Il n’est pas question d’amour, comme on pourrait l’entendre au sens courant, dans ce livre. Nul baisé passionné, nul dénouement romantique attendu, aucune promesse d’enfant. Un mariage cependant : mariage blanc. Les bras d’Alice (le narrateur qui emprunte son prénom à l’auteur du roman) s’ouvrent pour protéger son ami d’enfance malien des foudres d’une administration française qui menace de le renvoyer dans ce pays qu’il connaît si peu.
Alice Zeniter nous parle d’une génération que les plus de trente ans ne peuvent pas connaître car ils ne s’y intéressent que pour la stigmatiser. Une génération qui doit affronter le monde qu’on lui lègue avec les seules armes qu’on lui laisse : "Je suis de la génération qui vivra plus mal que ses parents, je suis de la génération qui n’est pas née avec Internet mais qui a grandi avec lui, atteint la maturité avec lui, j’ai un lien si tendre avec Internet". Le tableau est long de ces jeunes que l’on prétend bon à peu de choses et qui pourtant ont tant à faire.

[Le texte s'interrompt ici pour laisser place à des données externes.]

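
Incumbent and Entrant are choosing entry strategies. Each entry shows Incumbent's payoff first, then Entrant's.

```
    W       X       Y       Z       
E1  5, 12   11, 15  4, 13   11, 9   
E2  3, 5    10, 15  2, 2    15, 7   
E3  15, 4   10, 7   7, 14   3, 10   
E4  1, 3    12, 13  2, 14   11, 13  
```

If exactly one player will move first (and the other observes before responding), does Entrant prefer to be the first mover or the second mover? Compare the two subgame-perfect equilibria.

If Incumbent leads: Entrant's best replies are E1→X, E2→X, E3→Y, E4→Y; Incumbent's induced payoffs 11, 10, 7, 2; outcome (E1, X), payoffs (11, 15).
If Entrant leads: Incumbent's best replies are W→E3, X→E4, Y→E3, Z→E2; Entrant's induced payoffs 4, 13, 14, 7; outcome (E3, Y), payoffs (7, 14).
Entrant gets 14 moving first and 15 moving second, so Entrant prefers to move second.

second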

Jusque dans nos bras trace le parcours d’une jeune française au père d’origine algérienne. Il présente la grande histoire du racisme français, qui suit cette petite fille qui s’entend traiter de "sale bougnoule" par une de ces camarades dans le bac à sable, à l’âge où le langage n’est qu’un jeu et où les mots semblent ne pas porter au-delà de lèvres innocentes ; cette adolescente qui découvre un Jean-Marie Le Pen au second tour des élections présidentielles en 2002 ; cette jeune adulte qui se voit obligée d’affronter la chasse aux immigrés sans papiers créés artificiellement par un non renouvellement massif de cartes de séjour. Une histoire de notre passé récent dans lequel cette génération a dû se construire.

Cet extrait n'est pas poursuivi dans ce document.